Le danger est un peu comme avoir une piscine dans laquelle se trouverait un crocodile. Le crocodile est le danger. Si je ne tombe pas dans la piscine, il ne m'arrivera rien mais, si je tombe dans la piscine, si je suis en contact avec le crocodile… C'est la même chose avec les substances et il faut bien faire cette distinction. Sinon, toutes les substances sont dangereuses, il faut tout arrêter et retourner vivre dans une caverne.
Cette notion d'approche par le risque est indispensable, comme le savent bien les spécialistes du médicament, ceux de la cosmétique et, de façon générale, ceux de la chimie. Nous ne savons pas forcément où sont les substances, ni comment nous sommes exposés aux substances. L'idée serait donc de mieux intégrer les produits dans cette thématique de la santé-environnement pour que nous ayons une idée de ce à quoi nous sommes exposés au travers des produits qui nous sont proposés en tant que consommateurs, travailleurs…
Certaines actions commencent à se mettre en place. En France, nous avons par exemple l'observatoire de la qualité de l'air intérieur. Je pense aussi au digital qui peut nous permettre de savoir, à chaque instant, quels produits nous entourent et donc ce à quoi nous sommes exposés. Cela permettrait également de réaliser des études épidémiologiques.
Les cohortes Elfe et Helix, suivies durant des années, donnent des informations extrêmement précieuses mais sans doute insuffisantes. Nous pourrions accélérer un tel suivi grâce au digital, en mesurant en permanence ce à quoi nous sommes exposés. Des start-up apparaissent qui proposent des mesures de la qualité de l'air intérieur en permanence ou bien de tracer les produits auxquels nous sommes exposés à différents moments de la vie.
Ce sujet des substances est assez complexe, à la fois par méconnaissance des substances en elles-mêmes, par méconnaissance de leurs effets, par méconnaissance de leurs localisations dans les produits.
La première étape est donc de rematérialiser toute la chaîne, auprès de tous les professionnels, pour que nous puissions, petit à petit, comme c'est le cas pour des produits très locaux fabriqués par des industriels que nous connaissons, connaître les substances mises en œuvre.
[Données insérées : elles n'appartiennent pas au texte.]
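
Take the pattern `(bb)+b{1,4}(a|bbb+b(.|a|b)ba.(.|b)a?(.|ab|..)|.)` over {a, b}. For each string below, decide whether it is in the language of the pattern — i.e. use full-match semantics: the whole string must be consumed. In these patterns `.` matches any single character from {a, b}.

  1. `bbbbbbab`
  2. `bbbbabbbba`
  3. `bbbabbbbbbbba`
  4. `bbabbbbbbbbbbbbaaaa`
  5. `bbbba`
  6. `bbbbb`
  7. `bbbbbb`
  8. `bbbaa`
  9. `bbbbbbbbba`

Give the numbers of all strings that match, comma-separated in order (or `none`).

5, 6, 7, 9

1 → no match
2 → no match
3 → no match
4 → no match
5 → match
6 → match
7 → match
8 → no match
9 → match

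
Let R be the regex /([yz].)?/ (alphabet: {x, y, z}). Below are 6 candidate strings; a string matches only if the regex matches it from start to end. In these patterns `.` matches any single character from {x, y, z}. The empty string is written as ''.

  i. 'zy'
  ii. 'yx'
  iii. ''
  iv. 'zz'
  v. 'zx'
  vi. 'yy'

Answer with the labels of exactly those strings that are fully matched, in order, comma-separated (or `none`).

i, ii, iii, iv, v, vi

i → match
ii → match
iii → match
iv → match
v → match
vi → match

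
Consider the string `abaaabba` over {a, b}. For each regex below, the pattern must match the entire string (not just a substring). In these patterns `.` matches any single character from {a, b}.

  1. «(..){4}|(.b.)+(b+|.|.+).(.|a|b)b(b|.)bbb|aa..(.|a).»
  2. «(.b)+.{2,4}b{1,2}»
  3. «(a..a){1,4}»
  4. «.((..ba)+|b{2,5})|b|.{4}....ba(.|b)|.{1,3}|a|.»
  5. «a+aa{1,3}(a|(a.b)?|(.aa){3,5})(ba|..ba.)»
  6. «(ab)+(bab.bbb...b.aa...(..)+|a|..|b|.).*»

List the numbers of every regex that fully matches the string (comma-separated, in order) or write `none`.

1, 3, 6

1 → match
2 → no match — must end with `b`
3 → match
4 → no match
5 → no match
6 → match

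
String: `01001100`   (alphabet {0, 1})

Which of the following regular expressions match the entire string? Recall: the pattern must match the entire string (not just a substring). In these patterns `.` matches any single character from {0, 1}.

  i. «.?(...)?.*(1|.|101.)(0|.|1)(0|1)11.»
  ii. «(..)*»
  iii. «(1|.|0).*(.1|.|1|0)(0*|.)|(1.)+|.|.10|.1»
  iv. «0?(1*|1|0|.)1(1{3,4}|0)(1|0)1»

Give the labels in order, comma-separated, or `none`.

ii, iii

i → no match
ii → match
iii → match
iv → no match — must end with `1`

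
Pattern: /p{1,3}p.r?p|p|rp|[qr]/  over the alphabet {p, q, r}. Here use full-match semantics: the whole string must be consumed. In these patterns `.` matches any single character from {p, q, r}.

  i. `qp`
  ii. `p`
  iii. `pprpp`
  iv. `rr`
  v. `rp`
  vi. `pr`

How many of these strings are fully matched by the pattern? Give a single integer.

i. `qp` → no match
ii. `p` → match
iii. `pprpp` → no match
iv. `rr` → no match
v. `rp` → match
vi. `pr` → no match
Total matched: 2

2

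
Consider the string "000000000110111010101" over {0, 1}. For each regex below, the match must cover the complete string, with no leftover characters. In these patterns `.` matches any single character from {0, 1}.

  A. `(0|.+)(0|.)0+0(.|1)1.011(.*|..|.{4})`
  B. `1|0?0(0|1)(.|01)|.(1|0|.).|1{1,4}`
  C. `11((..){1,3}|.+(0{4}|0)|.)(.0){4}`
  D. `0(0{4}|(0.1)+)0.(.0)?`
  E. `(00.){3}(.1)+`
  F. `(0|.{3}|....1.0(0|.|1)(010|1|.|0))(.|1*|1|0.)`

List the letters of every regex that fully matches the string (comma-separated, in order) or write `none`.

A → match
B → no match
C → no match — must start with "11"
D → no match
E → match
F → no match

A, E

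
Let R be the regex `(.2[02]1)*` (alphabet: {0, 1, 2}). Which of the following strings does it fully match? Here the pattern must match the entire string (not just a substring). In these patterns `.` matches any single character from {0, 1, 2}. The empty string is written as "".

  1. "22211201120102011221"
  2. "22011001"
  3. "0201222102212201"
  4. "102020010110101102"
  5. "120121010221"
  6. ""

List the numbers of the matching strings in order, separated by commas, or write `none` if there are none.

1, 3, 6

1 → match
2 → no match
3 → match
4 → no match
5 → no match
6 → match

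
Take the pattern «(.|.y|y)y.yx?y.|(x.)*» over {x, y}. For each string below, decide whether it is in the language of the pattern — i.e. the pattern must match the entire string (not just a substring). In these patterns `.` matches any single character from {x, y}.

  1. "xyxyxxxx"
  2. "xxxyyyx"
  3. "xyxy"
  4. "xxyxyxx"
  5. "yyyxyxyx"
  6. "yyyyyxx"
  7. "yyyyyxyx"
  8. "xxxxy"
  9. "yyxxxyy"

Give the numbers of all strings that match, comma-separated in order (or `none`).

1 → match
2 → no match
3 → match
4 → no match
5 → match
6 → no match
7 → match
8 → no match
9 → no match

1, 3, 5, 7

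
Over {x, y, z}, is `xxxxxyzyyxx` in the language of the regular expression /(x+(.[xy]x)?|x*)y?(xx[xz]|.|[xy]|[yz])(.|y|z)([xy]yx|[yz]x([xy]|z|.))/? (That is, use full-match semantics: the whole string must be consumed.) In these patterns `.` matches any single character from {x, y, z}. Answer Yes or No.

Yes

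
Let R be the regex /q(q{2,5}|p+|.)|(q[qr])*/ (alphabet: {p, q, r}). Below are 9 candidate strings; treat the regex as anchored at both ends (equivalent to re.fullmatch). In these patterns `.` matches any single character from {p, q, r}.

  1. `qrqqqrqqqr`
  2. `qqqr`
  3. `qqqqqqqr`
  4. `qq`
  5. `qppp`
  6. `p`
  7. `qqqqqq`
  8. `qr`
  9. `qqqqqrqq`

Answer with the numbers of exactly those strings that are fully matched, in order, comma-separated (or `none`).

1, 2, 3, 4, 5, 7, 8, 9

1 → match
2 → match
3 → match
4 → match
5 → match
6 → no match
7 → match
8 → match
9 → match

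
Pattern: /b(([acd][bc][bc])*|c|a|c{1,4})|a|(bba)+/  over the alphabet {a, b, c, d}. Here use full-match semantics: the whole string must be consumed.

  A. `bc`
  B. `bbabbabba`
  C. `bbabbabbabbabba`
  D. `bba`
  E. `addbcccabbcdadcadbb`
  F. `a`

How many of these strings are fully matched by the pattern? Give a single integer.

A → match
B → match
C → match
D → match
E → no match
F → match
Total matched: 5

5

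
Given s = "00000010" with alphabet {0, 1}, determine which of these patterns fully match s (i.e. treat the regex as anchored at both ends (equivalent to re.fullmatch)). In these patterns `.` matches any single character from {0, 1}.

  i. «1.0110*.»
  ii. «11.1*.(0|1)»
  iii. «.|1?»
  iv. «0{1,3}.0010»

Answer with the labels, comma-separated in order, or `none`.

i → no match — must start with "1"
ii → no match — must start with "11"
iii → no match
iv → match

iv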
Cette information est forcément connue, quelqu'un la détient en amont de la chaîne, par exemple les grandes sociétés qui vendent les granules de plastique. Les questions sont souvent posées aux marques qui se trouvent « en frontal » avec le consommateur, alors qu'elles n'ont pas les réponses ou sont obligées d'investir des budgets incroyables, qui font les choux gras de certains laboratoires payés pour analyser les produits, bien que, dans la chaîne, certains acteurs savent de quoi sont composés les produits.
Il est donc question ici de la donnée, de la data et même de la big data, puisqu'il s'agit d'un nombre conséquent d'informations. Il faudrait imposer une transmission d'informations vraiment effective entre les uns et les autres. Cette transmission d'informations devrait être prévue dans la réglementation sur les substances chimiques (REACH), mais nous savons qu'elle n'a qu'une portée très limitée dans le cadre actuel.
Je pense qu'il faut une vision globale du secteur de la grande consommation, donc du commerce mais aussi de l'industrie. Il faut tenir compte des aspects scientifiques qui évoluent en permanence, du digital, de l'aspect propre aux ressources humaines. Nous devons embrasser un certain nombre de disciplines pour répondre à cette problématique.